O rol da ANS lista procedimentos e não marcas ou modelos de materiais. É irrelevante que o cateter Soundstar não conste nominativamente na regulação - a cobertura decorre da sua vinculação funcional ao ato cirúrgico coberto.
A própria ANS, no parecer técnico 24/GCITS/24, esclarece que os OPME’s indispensáveis ao procedimento previsto no rol devem ser fornecidos, independentemente da marca comercial ou da nomenclatura utilizada pelo fabricante.
4. A legislação aplicável: Cobertura obrigatória dos materiais essenciais
A legislação da saúde suplementar é clara quanto aos deveres das operadoras:
- Lei 9.656/1998, art. 10, VII: Podem ser excluídos apenas materiais não ligados ao ato cirúrgico;
- RN 465/21, art. 19, VI: a Operadora deve custear todos os insumos diretamente relacionados ao procedimento coberto;
- CDC, art. 47: Cláusulas restritivas são interpretadas de forma mais favorável ao beneficiário.
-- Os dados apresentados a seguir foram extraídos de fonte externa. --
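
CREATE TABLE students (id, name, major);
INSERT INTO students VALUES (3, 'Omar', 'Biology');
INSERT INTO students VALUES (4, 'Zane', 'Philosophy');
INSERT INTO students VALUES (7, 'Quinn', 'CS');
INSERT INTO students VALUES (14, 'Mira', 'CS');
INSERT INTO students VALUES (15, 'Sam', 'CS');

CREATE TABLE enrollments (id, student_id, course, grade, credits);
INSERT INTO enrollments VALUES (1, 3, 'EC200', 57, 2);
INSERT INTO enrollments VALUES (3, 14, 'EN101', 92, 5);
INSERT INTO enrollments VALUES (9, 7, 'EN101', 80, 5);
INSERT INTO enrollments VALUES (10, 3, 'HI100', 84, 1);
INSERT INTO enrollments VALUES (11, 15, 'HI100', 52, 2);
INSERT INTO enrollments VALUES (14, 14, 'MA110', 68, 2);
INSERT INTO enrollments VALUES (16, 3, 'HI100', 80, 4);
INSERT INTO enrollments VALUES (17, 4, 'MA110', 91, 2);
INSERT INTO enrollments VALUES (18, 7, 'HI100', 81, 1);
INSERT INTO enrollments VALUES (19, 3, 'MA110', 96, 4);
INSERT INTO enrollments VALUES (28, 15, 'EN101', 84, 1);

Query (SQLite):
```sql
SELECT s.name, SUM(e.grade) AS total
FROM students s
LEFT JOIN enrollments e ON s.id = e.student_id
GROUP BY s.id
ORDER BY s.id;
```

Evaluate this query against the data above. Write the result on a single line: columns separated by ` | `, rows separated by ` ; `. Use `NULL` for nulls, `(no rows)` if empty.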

Dessa forma, havendo cobertura da ablação cardíaca e havendo necessidade técnica de cateter específico para a sua realização, a negativa da operadora não se sustenta juridicamente.
5. Autonomia médica e limites da substituição unilateral
A substituição unilateral de materiais sugerida por operadoras - muitas vezes alegando alternativas mais baratas ou genéricas - afronta diretamente a autonomia médica.
A escolha do cateter depende de:
- Compatibilidade com o sistema de mapeamento do hospital,
- Condição anatômica do paciente,
- Segurança intraoperatória,
- Experiência e técnica do profissional,
- particularidades da arritmia.
O STJ já firmou entendimento de que operadoras não podem interferir na indicação profissional nem determinar a técnica utilizada.
A negativa, portanto, representa ingerência indevida no ato médico.
6. A decisão liminar: Fundamentos e relevância
Ao analisar o caso, o magistrado reconheceu:
- A probabilidade do direito, diante da cobertura contratual da ablação;
- O vínculo técnico direto entre o cateter e o procedimento;
- O risco de dano de difícil reparação, especialmente considerando a condição oncológica da paciente;
- A inexistência de justificativa normativa válida para a negativa.
Determinou, assim, que o plano de saúde autorizasse e custeasse integralmente a ablação cardíaca com o cateter Soundstar e demais insumos indicados pelo médico assistente.
Trata-se de medida que preserva a eficácia do tratamento e garante que o procedimento seja realizado de acordo com o padrão técnico adequado.
Conclusão
A recusa do cateter Soundstar evidencia uma prática cada vez mais recorrente de fragmentação da cobertura por parte das operadoras de saúde. No entanto, a legislação, a regulação da ANS e a orientação jurisprudencial convergem no sentido de garantir o custeio de todos os materiais imprescindíveis à realização de procedimentos cardiológicos de alta complexidade.
A decisão liminar analisada reafirma que o direito à saúde não pode ser limitado por interpretações administrativas que distorcem a finalidade do contrato. Quando o procedimento está coberto e o material é necessário, não cabe ao plano de saúde restringir a tecnologia, mas assegurar sua disponibilização integral.